Vatana hizmetin madalyası mı olur!
Kınalıada Deniz Harp Okulu'nun önü. Nizamiye nöbetçisi olan subay adayı genç, heyecanlanır. Çünkü, gelen yaşlı adam İsmet İnönü'dür. Harp Okulu'nun önündeki banka oturur, denizi seyretmeye koyulur. İşte o an bir asker koşar adımla gelir. "Amca" der, "Biraz sonra okula İsmet Paşa gelecek. Hadi buradan git. Çünkü komutanın emri var. Okulun önünde yabancı kimse olmayacak. Komutan seni görürse çok kızar". İsmet İnönü gülümser. "Peki evlat" der, "Birazdan giderim". Sonra saatine bakar ve "Komutanın randevusuna erken geldim" diye söylenir! Bu hikayeyi o gün kapıda nöbet tutan öğrenci Nejat Başkan anlatmıştı. Ben dedemin dizleri dibinde o kadar yaşanmış hikaye dinledim ki... Hepsi savaş ve kahramanlık üstüneydi! Sina Çölü'ndeki savaşlar, Kanal Cephesi'nde yaralanması ve İngilizlere esir düşmesi, İngiliz casus Lawrence'ın tuzaklarını anlatması bir roman gibiydi. Dedem her anlatışında hayıflanırdı: "Şu sarı Mustafa'nın askeri olamadım ki!..."

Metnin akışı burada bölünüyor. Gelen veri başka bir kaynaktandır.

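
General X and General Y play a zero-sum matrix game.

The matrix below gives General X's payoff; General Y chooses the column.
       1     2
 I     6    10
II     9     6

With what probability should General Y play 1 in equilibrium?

4/7

Row minima are 6 and 6, so General X's maximin is 6; column maxima are 9 and 10, so General Y's minimax is 9. These differ, so the equilibrium is in mixed strategies.
Let General Y play 1 with probability q. General X is indifferent when 6q + 10(1−q) = 9q + 6(1−q), giving q = 4/7.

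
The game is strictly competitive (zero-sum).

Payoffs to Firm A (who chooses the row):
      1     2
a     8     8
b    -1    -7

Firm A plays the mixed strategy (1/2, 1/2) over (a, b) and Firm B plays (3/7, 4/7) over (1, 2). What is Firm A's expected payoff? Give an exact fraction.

Against (3/7, 4/7), each row's expected payoff is a: 8; b: -31/7.
Taking the (1/2, 1/2)-weighted average: (1/2)·(8) + (1/2)·(-31/7) = 25/14.

25/14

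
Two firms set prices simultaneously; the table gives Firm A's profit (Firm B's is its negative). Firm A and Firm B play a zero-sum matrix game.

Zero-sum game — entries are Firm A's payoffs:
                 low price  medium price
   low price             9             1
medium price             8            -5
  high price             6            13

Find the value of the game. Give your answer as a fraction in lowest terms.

Row medium price is strictly dominated by row low price, so Firm A never plays it.
The remaining 2×2 game on (low price, high price) × (low price, medium price) has no saddle point. Let Firm A play low price with probability p; indifference gives 9p + 6(1−p) = p + 13(1−p), so p = 7/15.
Similarly Firm B's optimal q on low price is 4/5, and the value is 9·(4/5) + (1)·(1/5) = 37/5.

37/5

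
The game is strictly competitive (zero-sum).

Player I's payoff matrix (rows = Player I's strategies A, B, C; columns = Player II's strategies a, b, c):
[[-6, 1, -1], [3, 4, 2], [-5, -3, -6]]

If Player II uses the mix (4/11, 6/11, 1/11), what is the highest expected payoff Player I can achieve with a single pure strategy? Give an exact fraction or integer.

38/11

A: (-6)·(4/11) + (1)·(6/11) + (-1)·(1/11) = -19/11.
B: (3)·(4/11) + (4)·(6/11) + (2)·(1/11) = 38/11.
C: (-5)·(4/11) + (-3)·(6/11) + (-6)·(1/11) = -4.
The best pure response is B with expected payoff 38/11.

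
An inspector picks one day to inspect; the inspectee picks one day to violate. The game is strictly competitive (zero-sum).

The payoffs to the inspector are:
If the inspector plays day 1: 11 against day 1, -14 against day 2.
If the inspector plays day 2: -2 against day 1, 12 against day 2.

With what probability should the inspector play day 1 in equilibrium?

14/39

Row minima are -14 and -2, so the inspector's maximin is -2; column maxima are 11 and 12, so the inspectee's minimax is 11. These differ, so the equilibrium is in mixed strategies.
Let the inspector play day 1 with probability p. The inspectee is indifferent when 11p − 2(1−p) = −14p + 12(1−p), giving p = 14/39.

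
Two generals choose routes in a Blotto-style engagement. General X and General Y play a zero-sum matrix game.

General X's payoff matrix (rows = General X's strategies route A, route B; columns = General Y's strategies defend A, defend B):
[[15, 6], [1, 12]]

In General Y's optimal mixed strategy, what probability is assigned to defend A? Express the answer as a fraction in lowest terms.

3/10

Row minima are 6 and 1, so General X's maximin is 6; column maxima are 15 and 12, so General Y's minimax is 12. These differ, so the equilibrium is in mixed strategies.
Let General Y play defend A with probability q. General X is indifferent when 15q + 6(1−q) = q + 12(1−q), giving q = 3/10.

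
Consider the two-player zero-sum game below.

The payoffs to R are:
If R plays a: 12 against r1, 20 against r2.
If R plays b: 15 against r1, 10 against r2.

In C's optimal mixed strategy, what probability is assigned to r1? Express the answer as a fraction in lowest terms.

Row minima are 12 and 10, so R's maximin is 12; column maxima are 15 and 20, so C's minimax is 15. These differ, so the equilibrium is in mixed strategies.
Let C play r1 with probability q. R is indifferent when 12q + 20(1−q) = 15q + 10(1−q), giving q = 10/13.

10/13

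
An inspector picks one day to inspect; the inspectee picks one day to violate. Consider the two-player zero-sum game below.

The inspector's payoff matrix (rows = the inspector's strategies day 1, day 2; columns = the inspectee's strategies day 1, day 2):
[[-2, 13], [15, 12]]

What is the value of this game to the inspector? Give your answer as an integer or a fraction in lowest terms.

Row minima are -2 and 12, so the inspector's maximin is 12; column maxima are 15 and 13, so the inspectee's minimax is 13. These differ, so the equilibrium is in mixed strategies.
Let the inspector play day 1 with probability p. The inspectee is indifferent when −2p + 15(1−p) = 13p + 12(1−p), giving p = 1/6.
Let the inspectee play day 1 with probability q. The inspector is indifferent when −2q + 13(1−q) = 15q + 12(1−q), giving q = 1/18.
The value is -2·(1/18) + (13)·(17/18) = 73/6.

73/6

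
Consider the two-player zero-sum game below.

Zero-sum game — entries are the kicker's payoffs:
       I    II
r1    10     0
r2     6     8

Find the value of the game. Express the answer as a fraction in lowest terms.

Row minima are 0 and 6, so the kicker's maximin is 6; column maxima are 10 and 8, so the goalkeeper's minimax is 8. These differ, so the equilibrium is in mixed strategies.
Let the kicker play r1 with probability p. The goalkeeper is indifferent when 10p + 6(1−p) = 8(1−p), giving p = 1/6.
Let the goalkeeper play I with probability q. The kicker is indifferent when 10q = 6q + 8(1−q), giving q = 2/3.
The value is 10·(2/3) + (0)·(1/3) = 20/3.

20/3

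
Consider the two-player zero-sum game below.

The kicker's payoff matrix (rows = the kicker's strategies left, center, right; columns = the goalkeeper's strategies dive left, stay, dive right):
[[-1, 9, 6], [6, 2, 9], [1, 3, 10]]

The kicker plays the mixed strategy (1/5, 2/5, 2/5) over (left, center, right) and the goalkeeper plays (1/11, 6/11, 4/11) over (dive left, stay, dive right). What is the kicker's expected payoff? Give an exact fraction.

303/55

Against (1/11, 6/11, 4/11), each row's expected payoff is left: 7; center: 54/11; right: 59/11.
Taking the (1/5, 2/5, 2/5)-weighted average: (1/5)·(7) + (2/5)·(54/11) + (2/5)·(59/11) = 303/55.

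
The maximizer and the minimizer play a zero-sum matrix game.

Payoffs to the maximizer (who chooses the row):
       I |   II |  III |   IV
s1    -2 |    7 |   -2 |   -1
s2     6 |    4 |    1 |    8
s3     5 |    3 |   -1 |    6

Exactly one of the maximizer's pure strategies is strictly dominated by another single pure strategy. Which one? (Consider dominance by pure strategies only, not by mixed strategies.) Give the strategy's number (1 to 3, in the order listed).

3

Compare s3 with s2: 6 > 5, 4 > 3, 1 > -1, 8 > 6.
So s2 strictly dominates s3 for the maximizer; s3 is strictly dominated.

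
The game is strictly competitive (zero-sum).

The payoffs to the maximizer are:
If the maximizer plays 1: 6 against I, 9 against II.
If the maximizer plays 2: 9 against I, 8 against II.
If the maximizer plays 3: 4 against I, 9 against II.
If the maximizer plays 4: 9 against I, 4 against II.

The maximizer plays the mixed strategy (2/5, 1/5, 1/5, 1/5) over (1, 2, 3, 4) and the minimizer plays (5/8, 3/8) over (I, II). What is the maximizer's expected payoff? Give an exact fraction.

Against (5/8, 3/8), each row's expected payoff is 1: 57/8; 2: 69/8; 3: 47/8; 4: 57/8.
Taking the (2/5, 1/5, 1/5, 1/5)-weighted average: (2/5)·(57/8) + (1/5)·(69/8) + (1/5)·(47/8) + (1/5)·(57/8) = 287/40.

287/40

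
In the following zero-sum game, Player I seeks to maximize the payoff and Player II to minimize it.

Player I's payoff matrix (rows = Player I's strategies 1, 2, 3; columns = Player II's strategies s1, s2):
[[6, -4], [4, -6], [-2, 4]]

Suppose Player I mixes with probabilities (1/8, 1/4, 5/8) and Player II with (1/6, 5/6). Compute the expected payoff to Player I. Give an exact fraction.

Against (1/6, 5/6), each row's expected payoff is 1: -7/3; 2: -13/3; 3: 3.
Taking the (1/8, 1/4, 5/8)-weighted average: (1/8)·(-7/3) + (1/4)·(-13/3) + (5/8)·(3) = 1/2.

1/2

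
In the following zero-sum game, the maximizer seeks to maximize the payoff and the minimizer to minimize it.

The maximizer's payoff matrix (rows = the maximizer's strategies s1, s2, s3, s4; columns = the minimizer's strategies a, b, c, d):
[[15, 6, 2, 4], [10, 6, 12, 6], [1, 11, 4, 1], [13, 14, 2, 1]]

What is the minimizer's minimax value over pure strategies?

6

The worst case (largest entry) in each column is a: 15, b: 14, c: 12, d: 6.
The best (smallest) of these is 6.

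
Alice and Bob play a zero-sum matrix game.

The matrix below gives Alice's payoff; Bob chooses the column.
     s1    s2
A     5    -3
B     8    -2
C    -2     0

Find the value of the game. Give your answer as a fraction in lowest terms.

Row A is strictly dominated by row B, so Alice never plays it.
The remaining 2×2 game on (B, C) × (s1, s2) has no saddle point. Let Alice play B with probability p; indifference gives 8p − 2(1−p) = −2p, so p = 1/6.
Similarly Bob's optimal q on s1 is 1/6, and the value is 8·(1/6) + (-2)·(5/6) = -1/3.

-1/3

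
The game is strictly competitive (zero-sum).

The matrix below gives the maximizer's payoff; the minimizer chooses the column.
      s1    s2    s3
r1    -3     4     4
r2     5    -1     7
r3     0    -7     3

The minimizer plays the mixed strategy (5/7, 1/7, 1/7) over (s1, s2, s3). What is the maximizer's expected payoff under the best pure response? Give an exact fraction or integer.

31/7

r1: (-3)·(5/7) + (4)·(1/7) + (4)·(1/7) = -1.
r2: (5)·(5/7) + (-1)·(1/7) + (7)·(1/7) = 31/7.
r3: (0)·(5/7) + (-7)·(1/7) + (3)·(1/7) = -4/7.
The best pure response is r2 with expected payoff 31/7.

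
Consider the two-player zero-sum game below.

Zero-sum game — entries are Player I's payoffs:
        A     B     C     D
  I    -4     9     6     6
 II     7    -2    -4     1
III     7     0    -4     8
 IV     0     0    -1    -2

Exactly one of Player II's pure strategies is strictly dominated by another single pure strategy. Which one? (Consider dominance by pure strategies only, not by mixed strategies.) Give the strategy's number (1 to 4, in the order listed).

Player II prefers columns that give Player I less. Compare B with C: 6 < 9, -4 < -2, -4 < 0, -1 < 0.
So C strictly dominates B for Player II; B is strictly dominated.

2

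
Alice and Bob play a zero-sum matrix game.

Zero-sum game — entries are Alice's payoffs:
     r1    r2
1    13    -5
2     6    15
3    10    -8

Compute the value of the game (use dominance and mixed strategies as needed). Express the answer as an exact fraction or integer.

Row 3 is strictly dominated by row 1, so Alice never plays it.
The remaining 2×2 game on (1, 2) × (r1, r2) has no saddle point. Let Alice play 1 with probability p; indifference gives 13p + 6(1−p) = −5p + 15(1−p), so p = 1/3.
Similarly Bob's optimal q on r1 is 20/27, and the value is 13·(20/27) + (-5)·(7/27) = 25/3.

25/3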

SAKARYA NEHRİ NASIL GEÇİLDİ? Çocuk aklı işte. Bir gün "Dede" dedim, "Senin neden madalyan yok!" Dedemin o gün çok kızdığını gördüm. Bana söylendi: "Vatana hizmetin madalyası mı olur?" Yıllar sonra, "Şu evrakı tamamlayıp dedemin hak ettiği madalyayı alayım ama ya dedem kızarsa" dedim. Çünkü dedem madalya almayı reddetmişti. Ama mutluyum! Çünkü doğup büyüdüğüm Maraş'ın madalyası adında; Kahraman! Yedek subay olarak hizmet ettiğim Kayseri Hava İndirme Tugayı'nın da üstün hizmet gümüş madalyası var. Efendim! Mülazım olarak askerlik yaparken Kayseri'den Polatlı'ya tatbikata gitmiştik. Tam 22 gün süren Sakarya Meydan Muharebesi'nin savaş alanını gezerken inanılmaz etkilendim. Çünkü Sakarya Nehri'ni bugünkü teknoloji ile geçmek çok zorken, o gün nasıl geçilmişti. Yaşlı köylülerden öğrendim ki herkes evini yıkmış. Evlerin üzerindeki tüm mertekleri (kalın ağaçlara denir) nehre getirip çok basit sallar yapmışlar. O yoğun duyguları Kocatepe'de hissettim. Çanakkale'de iliklerime kadar hissettim. Peki o kutsal günlerde biz ne yapıyoruz! Kocaman bir hiç! Eğer Yeni Zelanda ve Avustralyalı savaşçıların torunları, dedeleri için ülkemize gelmeseler o kutsal günleri unuturduk. Onlar bize bizim dedelerimizi unutturmadı. Bakınız!... Şafak ayininde on binin üstünde genç, dedelerine şükranlarını ifade etmek için on binlerce kilometre uzaktan Çanakkale'ye geldi. Bizler ise burnumuzun ucundaki Çanakkale'ye gitmedik. Bu yıl 5 bin üniversite öğrencisi ile 3 bin izci Çanakkale'deydi. On binin üzerindeki Anzak da oradaydı. Zaferin kahramanları orada yoktu. Yenilgiyi zafere dönüştüren ve Çanakkale Savaşı sonrasında ulus olan bir ülkenin gençleri oradaydı. Assos'a eğlenceye gidenler, Çanakkale'den geçerken neler hisseder acaba? Ben düşünür ve hissederim, 57. Alay'ın hikayesini... Bir ulus uğruna, hepsi savaş alanında ölen bu kahraman askerlere saygıyla eğilirim. Bir de İzmir, Konya, Kayseri ve Galatasaray Lisesi'nin geri dönmeyen o öğrencilerinin hikayesi beni çocuklaştırır. Bir de... Beşiktaş takımının 8 oyuncusu Çanakkale'de şehit düşer. Takım Kaptanı şair Kazım Efendi'nin cebinden Beşiktaş Marşı'nın son paragrafını saygıyla okurum: Biz 11 arkadaşız, lakin arkamız daha var. Bu zevk alemi dar zannedip de aldanalım. Vekar hak gibi sakin, nezih saf olalım. Fakat bu hal ile kuvvet gibi cesur olalım.